До чего быстро становятся пустыми некоторые изыскания. Безрадостными, как построения силлогизмов: сухими и не питающими душу, не возвращающими энергии, затраченной на них, — вот так и эти выкладки опустошали Амоса. Отнимали адреналин. Отупляли. Почему? Не всякая логика на него так действовала. Чаще она взбадривала его. Он ощущал свой запах — не только сырой одежды, но и собственной затхлости. Миранда всегда говорила, что не верит его строгим рассуждениям, и теперь он сам чувствовал истину, как морось заползавшую в душу: он сам себе не верит. Он почувствовал себя черствым созданием. И он знал причину! Эти «хорошие» родители. От них никуда не деться.
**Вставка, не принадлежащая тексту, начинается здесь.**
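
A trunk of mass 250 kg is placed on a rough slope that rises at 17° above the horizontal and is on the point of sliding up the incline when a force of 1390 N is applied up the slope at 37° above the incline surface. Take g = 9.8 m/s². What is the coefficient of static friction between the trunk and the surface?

On the verge of sliding up the incline, friction is at its maximum μN and acts down the slope.
Perpendicular to incline: N = W cos 17° − P sin 37° = 2343 − 836.5 = 1506 N.
Along incline: P cos 37° − μN = W sin 17° → μ = −(W sin 17° − P cos 37°) / N = 0.2614.

μ ≈ 0.261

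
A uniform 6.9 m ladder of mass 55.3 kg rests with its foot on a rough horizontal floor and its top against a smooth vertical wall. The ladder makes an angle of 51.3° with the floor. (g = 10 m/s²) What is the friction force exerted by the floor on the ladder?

f ≈ 222 N

Torques about the foot: N_wall · 6.9 sin 51.3° = 55.3×10×3.45 cos 51.3° → N_wall = 221.52 N.
ΣF_x = 0: f_floor = N_wall = 221.52 N.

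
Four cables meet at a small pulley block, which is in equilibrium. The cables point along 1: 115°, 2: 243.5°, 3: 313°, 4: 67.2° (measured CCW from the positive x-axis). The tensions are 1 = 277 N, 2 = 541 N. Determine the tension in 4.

T_4 ≈ 462 N

Resolve: ΣF_x = 277 cos 115° + 541 cos 243.5° + T_3 cos 313° + T_4 cos 67.2° = 0.
        ΣF_y = 277 sin 115° + 541 sin 243.5° + T_3 sin 313° + T_4 sin 67.2° = 0.
The known terms sum to (-358.5, -233.1) N, so 0.6820 T_3 + 0.3875 T_4 = 358.5 and -0.7314 T_3 + 0.9219 T_4 = 233.1.
Solving simultaneously: T_3 = 263.2 N, T_4 = 461.7 N.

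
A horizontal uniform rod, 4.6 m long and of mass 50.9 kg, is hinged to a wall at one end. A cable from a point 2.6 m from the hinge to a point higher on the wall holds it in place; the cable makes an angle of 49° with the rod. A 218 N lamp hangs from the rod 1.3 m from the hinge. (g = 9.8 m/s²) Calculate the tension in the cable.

T ≈ 729 N

Take torques about the hinge: T sin 49° · 2.6 = 50.9×9.8×2.3 + 218×1.3 = 1430.7 N·m.
So T = 1430.7 / (0.7547 × 2.6) = 729.11 N.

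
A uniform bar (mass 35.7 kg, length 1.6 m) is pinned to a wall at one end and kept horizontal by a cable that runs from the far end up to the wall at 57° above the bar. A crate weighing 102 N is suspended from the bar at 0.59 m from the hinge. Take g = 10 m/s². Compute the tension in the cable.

Take torques about the hinge: T sin 57° · 1.6 = 35.7×10×0.8 + 102×0.59 = 345.78 N·m.
So T = 345.78 / (0.8387 × 1.6) = 257.68 N.

T ≈ 258 N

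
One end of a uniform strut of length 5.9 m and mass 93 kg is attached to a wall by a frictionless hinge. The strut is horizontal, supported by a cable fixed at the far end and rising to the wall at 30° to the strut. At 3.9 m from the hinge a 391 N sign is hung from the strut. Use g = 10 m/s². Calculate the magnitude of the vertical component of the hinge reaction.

Take torques about the hinge: T sin 30° · 5.9 = 93×10×2.95 + 391×3.9 = 4268.4 N·m.
So T = 4268.4 / (0.5000 × 5.9) = 1446.9 N.
ΣF_y = 0: H_y = (93×10 + 391) − T sin 30° = 1321 − 723.46 = 597.54 N.

|H_y| ≈ 598 N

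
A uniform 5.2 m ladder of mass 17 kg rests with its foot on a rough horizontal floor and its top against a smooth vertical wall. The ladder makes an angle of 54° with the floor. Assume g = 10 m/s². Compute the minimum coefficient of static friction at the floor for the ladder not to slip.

ΣF_y = 0: N_floor = 17×10 = 170 N.
Torques about the foot: N_wall · 5.2 sin 54° = 17×10×2.6 cos 54° → N_wall = 61.756 N.
ΣF_x = 0: f_floor = N_wall = 61.756 N.
μ_min = f_floor / N_floor = 61.756 / 170 = 0.3633.

μ_min ≈ 0.363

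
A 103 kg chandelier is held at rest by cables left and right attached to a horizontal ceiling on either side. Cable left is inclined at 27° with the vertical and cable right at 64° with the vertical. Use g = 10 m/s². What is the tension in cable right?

T_right ≈ 468 N

Angles from the horizontal: cable left is 90° − 27° = 63°, cable right is 90° − 64° = 26°.
Weight W = 103 × 10 = 1030 N acts straight down.
Horizontal: T_left cos 63° = T_right cos 26°  →  T_left = 1.98 T_right.
Vertical: T_left sin 63° + T_right sin 26° = 1030.
Substituting the horizontal relation into the vertical equation gives 2.202 T_right = 1030, so T_right = 467.7 N.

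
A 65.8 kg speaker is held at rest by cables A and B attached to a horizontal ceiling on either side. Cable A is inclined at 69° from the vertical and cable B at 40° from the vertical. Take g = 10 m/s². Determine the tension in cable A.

T_A ≈ 447 N

Angles from the horizontal: cable A is 90° − 69° = 21°, cable B is 90° − 40° = 50°.
Weight W = 65.8 × 10 = 658 N acts straight down.
Horizontal: T_A cos 21° = T_B cos 50°  →  T_B = 1.452 T_A.
Vertical: T_A sin 21° + T_B sin 50° = 658.
Substituting the horizontal relation into the vertical equation gives 1.471 T_A = 658, so T_A = 447.3 N.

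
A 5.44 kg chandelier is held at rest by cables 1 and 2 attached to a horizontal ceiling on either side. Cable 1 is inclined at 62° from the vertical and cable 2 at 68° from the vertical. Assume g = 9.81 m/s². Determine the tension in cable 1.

Angles from the horizontal: cable 1 is 90° − 62° = 28°, cable 2 is 90° − 68° = 22°.
Weight W = 5.44 × 9.81 = 53.37 N acts straight down.
Horizontal: T_1 cos 28° = T_2 cos 22°  →  T_2 = 0.9523 T_1.
Vertical: T_1 sin 28° + T_2 sin 22° = 53.37.
Substituting the horizontal relation into the vertical equation gives 0.8262 T_1 = 53.37, so T_1 = 64.59 N.

T_1 ≈ 64.6 N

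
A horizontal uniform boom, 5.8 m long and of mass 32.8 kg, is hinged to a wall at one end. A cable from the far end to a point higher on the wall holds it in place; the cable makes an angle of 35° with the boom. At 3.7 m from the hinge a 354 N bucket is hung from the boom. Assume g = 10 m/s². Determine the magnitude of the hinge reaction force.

|H| ≈ 629 N

Take torques about the hinge: T sin 35° · 5.8 = 32.8×10×2.9 + 354×3.7 = 2261 N·m.
So T = 2261 / (0.5736 × 5.8) = 679.64 N.
ΣF_x = 0: H_x = T cos 35° = 556.73 N.
ΣF_y = 0: H_y = (32.8×10 + 354) − T sin 35° = 682 − 389.83 = 292.17 N.
|H| = √(H_x² + H_y²) = √((556.73)² + (292.17)²) = 628.74 N.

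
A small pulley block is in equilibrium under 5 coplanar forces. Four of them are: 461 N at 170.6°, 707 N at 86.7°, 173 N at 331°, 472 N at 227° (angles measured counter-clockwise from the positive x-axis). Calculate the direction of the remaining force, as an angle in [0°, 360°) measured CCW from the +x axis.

Sum the known components: ΣF_x = -584.7 N, ΣF_y = 352 N.
For equilibrium the remaining force must supply (−ΣF_x, −ΣF_y) = (584.7, -352) N.
Magnitude = √((584.7)² + (-352)²) = 682.5 N; direction = atan2(-352, 584.7) = 328.9°.

θ ≈ 329°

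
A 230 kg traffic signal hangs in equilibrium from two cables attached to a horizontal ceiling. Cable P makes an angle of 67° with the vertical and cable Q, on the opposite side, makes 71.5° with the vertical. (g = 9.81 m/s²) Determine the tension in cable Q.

Angles from the horizontal: cable P is 90° − 67° = 23°, cable Q is 90° − 71.5° = 18.5°.
Weight W = 230 × 9.81 = 2256 N acts straight down.
Horizontal: T_P cos 23° = T_Q cos 18.5°  →  T_P = 1.03 T_Q.
Vertical: T_P sin 23° + T_Q sin 18.5° = 2256.
Substituting the horizontal relation into the vertical equation gives 0.7198 T_Q = 2256, so T_Q = 3134 N.

T_Q ≈ 3130 N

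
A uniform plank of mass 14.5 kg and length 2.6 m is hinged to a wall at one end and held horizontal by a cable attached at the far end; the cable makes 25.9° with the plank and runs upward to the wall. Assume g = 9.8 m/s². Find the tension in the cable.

T ≈ 163 N

Take torques about the hinge: T sin 25.9° · 2.6 = 14.5×9.8×1.3 = 184.73 N·m.
So T = 184.73 / (0.4368 × 2.6) = 162.66 N.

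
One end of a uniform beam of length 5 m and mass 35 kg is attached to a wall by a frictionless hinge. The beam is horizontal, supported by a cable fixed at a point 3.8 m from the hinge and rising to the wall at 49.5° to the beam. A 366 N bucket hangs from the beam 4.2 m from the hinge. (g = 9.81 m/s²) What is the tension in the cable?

Take torques about the hinge: T sin 49.5° · 3.8 = 35×9.81×2.5 + 366×4.2 = 2395.6 N·m.
So T = 2395.6 / (0.7604 × 3.8) = 829.05 N.

T ≈ 829 N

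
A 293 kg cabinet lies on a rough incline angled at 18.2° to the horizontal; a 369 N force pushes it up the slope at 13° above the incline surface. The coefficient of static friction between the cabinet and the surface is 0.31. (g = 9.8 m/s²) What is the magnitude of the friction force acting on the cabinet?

Axes along / perpendicular to the incline. W sin 18.2° = 896.8 N down-slope; W cos 18.2° = 2728 N into the surface.
Perpendicular: N = W cos 18.2° − P sin 13° = 2728 − 83.01 = 2645 N.
Along incline: P cos 13° + f = W sin 18.2° (friction acts up-slope) → f = 896.8 − 359.5 = 537.3 N.
|f| = 537.3 N ≤ μN = 819.9 N, so the cabinet is indeed static.

f ≈ 537 N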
В двадцать три года он нехотя привыкал к мысли, что они оставили на нем свой неизгладимый отпечаток, и его будущая призрачная личность, как речной туман, меняла форму и спрашивала: а что, если решение покинуть свою девушку, когда он ей больше всего нужен, окажется настоящим предательством? А? Что, если будущий тридцатипятилетний Амос будет презирать, а не благодарить черствого Амоса двадцатитрехлетнего?